Example where closure of $A+B$ is different from sum of closures of $A$ and $B$

Question

I need a counter example. I need two subsets $A, B$ of $\mathbb{R}^n$ so that $\text{Cl}(A+ B)$ is different of $\text{Cl}(A) + \text{Cl}(B)$, where $\text{Cl}(A)$ is the closure of $A$, and $A + B = \{a + b: a \in A, b \in B\}$

Answer 1

It’s also possible to find examples in $\mathbb{R}$. For instance, let $A = \{n+\frac1{2n}:n \in \mathbb{Z}^+\}$, and let $B = \{-n:n \in \mathbb{Z}^+\}$; clearly $A$ and $B$ are closed. $A$ contains no integer, so $0 \notin A+B$, but $A+B \supseteq \{\frac1{2n}:n \in \mathbb{Z}^+\}$, so $0 \in \operatorname{cl}(A+B)$.

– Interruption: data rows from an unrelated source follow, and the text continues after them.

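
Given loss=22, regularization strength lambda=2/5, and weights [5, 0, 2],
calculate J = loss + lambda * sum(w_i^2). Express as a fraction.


L2 sq norm = sum(w^2) = 29. J = 22 + 2/5 * 29 = 168/5.

168/5


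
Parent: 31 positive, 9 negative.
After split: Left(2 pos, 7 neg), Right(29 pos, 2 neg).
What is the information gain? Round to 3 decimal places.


H(parent) = 0.7692. H(left) = 0.7642, H(right) = 0.3451. Weighted = (9/40)*0.7642 + (31/40)*0.3451 = 0.4394. IG = 0.7692 - 0.4394 = 0.3298, which rounds to 0.330.

0.330


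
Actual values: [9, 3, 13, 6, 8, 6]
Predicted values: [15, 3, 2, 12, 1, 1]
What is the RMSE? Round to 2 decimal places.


MSE = 44.5000. RMSE = sqrt(44.5000) = 6.67.

6.67


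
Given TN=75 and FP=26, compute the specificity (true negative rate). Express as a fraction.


Specificity = TN / (TN + FP) = 75 / 101 = 75/101.

75/101


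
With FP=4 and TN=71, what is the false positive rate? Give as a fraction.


FPR = FP / (FP + TN) = 4 / 75 = 4/75.

4/75


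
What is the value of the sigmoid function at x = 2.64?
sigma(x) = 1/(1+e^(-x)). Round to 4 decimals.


sigma(2.64) = 1/(1+e^(-2.64)) = 1/(1+0.071361) = 1/1.071361 = 0.9334.

0.9334


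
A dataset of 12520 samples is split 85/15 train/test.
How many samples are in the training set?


Test set = 12520 * 15% = 1878. Training set = 12520 - 1878 = 10642.

10642


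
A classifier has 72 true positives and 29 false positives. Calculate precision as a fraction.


Precision = TP / (TP + FP) = 72 / 101 = 72/101.

72/101


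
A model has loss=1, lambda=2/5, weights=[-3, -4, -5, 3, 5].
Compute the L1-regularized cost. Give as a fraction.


L1 norm = sum(|w|) = 20. J = 1 + 2/5 * 20 = 9.

9


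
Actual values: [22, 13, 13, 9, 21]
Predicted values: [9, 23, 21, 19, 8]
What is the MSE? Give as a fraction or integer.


MSE = (1/5) * ((22-9)^2=169 + (13-23)^2=100 + (13-21)^2=64 + (9-19)^2=100 + (21-8)^2=169). Sum = 602. MSE = 602/5.

602/5


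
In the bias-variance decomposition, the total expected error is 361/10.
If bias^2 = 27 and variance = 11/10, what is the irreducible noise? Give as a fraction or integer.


Total error = bias^2 + variance + irreducible noise. So irreducible noise = 361/10 - 27 - 11/10 = 8.

8


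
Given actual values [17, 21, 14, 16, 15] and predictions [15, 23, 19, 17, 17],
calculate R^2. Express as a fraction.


Mean(y) = 83/5. SS_res = 38. SS_tot = 146/5. R^2 = 1 - 38/(146/5) = -22/73.

-22/73


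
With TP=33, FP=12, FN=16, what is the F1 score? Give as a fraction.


Precision = 33/45 = 11/15. Recall = 33/49 = 33/49. F1 = 2*P*R/(P+R) = 33/47.

33/47


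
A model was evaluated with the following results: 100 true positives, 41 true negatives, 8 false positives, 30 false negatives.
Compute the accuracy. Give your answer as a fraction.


Accuracy = (TP + TN) / (TP + TN + FP + FN) = (100 + 41) / 179 = 141/179.

141/179


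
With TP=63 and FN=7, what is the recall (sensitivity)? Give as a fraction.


Recall = TP / (TP + FN) = 63 / 70 = 9/10.

9/10


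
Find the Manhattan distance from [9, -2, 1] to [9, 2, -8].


d = sum of absolute differences: |9-9|=0 + |-2-2|=4 + |1--8|=9 = 13.

13


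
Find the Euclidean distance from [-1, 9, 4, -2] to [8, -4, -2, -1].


d = sqrt(sum of squared differences). (-1-8)^2=81, (9--4)^2=169, (4--2)^2=36, (-2--1)^2=1. Sum = 287.

sqrt(287)


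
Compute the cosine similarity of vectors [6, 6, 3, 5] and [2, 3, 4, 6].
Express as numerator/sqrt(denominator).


dot = 72. |a|^2 = 106, |b|^2 = 65. cos = 72/sqrt(6890).

72/sqrt(6890)


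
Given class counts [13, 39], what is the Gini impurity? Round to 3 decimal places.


Total = 52. Proportions: 13/52, 39/52. sum(p_i^2) = 0.6250. Gini = 1 - 0.6250 = 0.3750, which rounds to 0.375.

0.375


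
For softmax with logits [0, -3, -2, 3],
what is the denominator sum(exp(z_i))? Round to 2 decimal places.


Denom = e^0=1.0000 + e^-3=0.0498 + e^-2=0.1353 + e^3=20.0855. Sum = 21.2706, which rounds to 21.27.

21.27


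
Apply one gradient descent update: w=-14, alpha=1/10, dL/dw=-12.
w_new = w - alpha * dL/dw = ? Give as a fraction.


w_new = -14 - 1/10 * -12 = -14 - -6/5 = -64/5.

-64/5


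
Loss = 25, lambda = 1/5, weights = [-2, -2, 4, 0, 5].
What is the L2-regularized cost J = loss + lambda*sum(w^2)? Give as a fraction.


L2 sq norm = sum(w^2) = 49. J = 25 + 1/5 * 49 = 174/5.

174/5


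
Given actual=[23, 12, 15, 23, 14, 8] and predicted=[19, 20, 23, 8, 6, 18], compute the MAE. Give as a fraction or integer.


MAE = (1/6) * (|23-19|=4 + |12-20|=8 + |15-23|=8 + |23-8|=15 + |14-6|=8 + |8-18|=10). Sum = 53. MAE = 53/6.

53/6


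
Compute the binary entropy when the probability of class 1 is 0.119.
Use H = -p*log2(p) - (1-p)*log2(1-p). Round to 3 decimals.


H = -0.119*log2(0.119) - 0.881*log2(0.881) = 0.526.

0.526


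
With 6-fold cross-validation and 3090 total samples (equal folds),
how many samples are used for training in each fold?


Each validation fold has 3090/6 = 515 samples. Training set = 3090 - 515 = 2575.

2575


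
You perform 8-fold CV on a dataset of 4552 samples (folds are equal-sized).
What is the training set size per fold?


Each validation fold has 4552/8 = 569 samples. Training set = 4552 - 569 = 3983.

3983


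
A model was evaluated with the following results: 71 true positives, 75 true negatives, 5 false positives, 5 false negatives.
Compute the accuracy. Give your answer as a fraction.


Accuracy = (TP + TN) / (TP + TN + FP + FN) = (71 + 75) / 156 = 73/78.

73/78


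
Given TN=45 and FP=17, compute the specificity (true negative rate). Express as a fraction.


Specificity = TN / (TN + FP) = 45 / 62 = 45/62.

45/62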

Note that it’s never possible to take $A$ and $B$ to be compact: if $A$ and $B$ are compact subsets of $\mathbb{R}^n$, $A \times B$ is a compact subset of $\mathbb{R}^{2n}$, and its continuous image under addition is a compact and therefore closed subset of $\mathbb{R}^n$. Thus, all such examples must involve unbounded sets.

Answer 2

Take $A=\{1,10,100,\dots\}$ and $B=\{-0.9,-9.99,-99.999,\dots\}$ in $\mathbb{R}$.

Answer 3

Dave Rusin gives a counterexample in $\mathbb R^2$ at http://www.math.niu.edu/~rusin/known-math/95/closed.djr, namely $A=\{(x,1/x):x\neq 0\}$ and $B=\{(x,-1/x):x\neq 0\}$, with the comment, "Find a point not in $A+B$ which lies in the closure of $A+B$," to lead you to the proof that this is actually a counterexample. (Note that $A$ and $B$ are closed in this example.)